Se o grande sabor dos reality shows está na caça de pequenas gotas de realidade que eventualmente surgem quando as pessoas esquecem que estão sendo filmadas, a primeira semana de Power Couple Brasil já trouxe alguns aperitivos de que, a princípio, estes casais se comprometem a revelar-se no seu pior retrato.
Além disso, a edição favorece este sabor de divertimento de má qualidade. Nas interações entre os casais, são destacadas justamente os desajustes que logo mais poderão levar a barracos. Tem algo parecido no deleite de ver Power Couple com o de assistir a programas como Casos de Família, no SBT: a impressão de que uma explosão está sempre prestes a acontecer – com a diferença que, no caso do reality da Record, temos uma sensação um pouquinho maior de autenticidade.

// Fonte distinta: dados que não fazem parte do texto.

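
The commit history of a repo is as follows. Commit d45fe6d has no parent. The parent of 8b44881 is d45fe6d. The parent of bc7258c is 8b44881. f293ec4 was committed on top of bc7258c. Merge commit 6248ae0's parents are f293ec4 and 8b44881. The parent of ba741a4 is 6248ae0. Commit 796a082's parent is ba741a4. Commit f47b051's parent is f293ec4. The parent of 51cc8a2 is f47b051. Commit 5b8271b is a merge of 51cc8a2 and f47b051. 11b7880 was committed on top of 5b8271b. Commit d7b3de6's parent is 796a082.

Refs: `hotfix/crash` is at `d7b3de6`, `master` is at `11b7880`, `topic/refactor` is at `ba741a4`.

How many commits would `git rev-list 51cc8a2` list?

Walking parent pointers from 51cc8a2: reachable set = {51cc8a2, 8b44881, bc7258c, d45fe6d, f293ec4, f47b051}.
That is 6 commits.

6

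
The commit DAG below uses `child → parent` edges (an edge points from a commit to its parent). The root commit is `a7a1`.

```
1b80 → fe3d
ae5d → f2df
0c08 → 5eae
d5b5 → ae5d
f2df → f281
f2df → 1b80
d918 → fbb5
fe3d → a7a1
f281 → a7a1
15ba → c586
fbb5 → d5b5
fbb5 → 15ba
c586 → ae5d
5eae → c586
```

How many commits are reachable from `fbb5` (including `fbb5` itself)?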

Se, conforme já dito nesta coluna, o grande sabor dos reality shows está na caça de pequenas gotas de realidade que eventualmente surgem quando as pessoas esquecem que estão sendo filmadas, a primeira semana de Power Couple Brasil já trouxe alguns aperitivos de que, a princípio, estes casais se comprometem a revelar-se no seu pior retrato – naquilo que é escondido entre as quatro paredes. O casal Sylvinho Blau Blau e Ana Paula, por exemplo, não esconde o desgaste, e define sua convivência em “vinte anos de desafinidades”. Já Diego Cristo apresentou sua mulher, Lorena, como um “trem desgovernado”. Ambos são “famosos” por terem participado antes de A Fazenda, outro programa sintomático deste filão do entretenimento.
Mas talvez o personagem mais esperado de Power Couple Brasil – e que pode configurar a grande estrela do programa – é o ex-Polegar Rafael Ilha. Sua trajetória foi inteiramente televisionada: foi na TV que acompanhamos a ascensão e queda de Rafael, de participante de boy band brasileira a ex-famoso que se afundou no mundo das drogas mais pesadas, como o crack. Assim, Rafael, de certa maneira, é por si mesmo um programa específico, com uma narrativa irresistível: a de alguém que desce ao inferno e volta para contar a própria história.
Tal como ocorre com o jogador Edmundo e sua narrativa da culpa, Rafael personifica o indivíduo ferido, quebrado. O que deve torná-lo ainda mais atraente aos espectadores é a constatação de que ele não nega esta marca e, de fato, carrega-a no corpo e na sua fala. Já no primeiro episódio, Rafael fez piada sobre a obrigatoriedade de conviver na mesma casa com outros casais: “não tenho problema com confinamentos. Já passei por confinamentos bem piores”, brincou, fazendo referência às diversas vezes em que foi preso em razão de seu envolvimento com drogas. Não há como desligar a TV quando um personagem como este vem à tela.
Power Couple Brasil, portanto, é um produto perfeitamente adequado ao entretenimento que consideramos de má qualidade e, por isso mesmo, a que assumimos assistir por meio de uma espécie de “culto” informal. Se isto parece mais inviável em outros produtos de mídia – é mais difícil, por exemplo, declarar que gastamos tempo consumindo baixa literatura –, isso se dá pelo fato de que associamos à própria natureza da TV como um espaço apropriado para expiar o nosso mau gosto.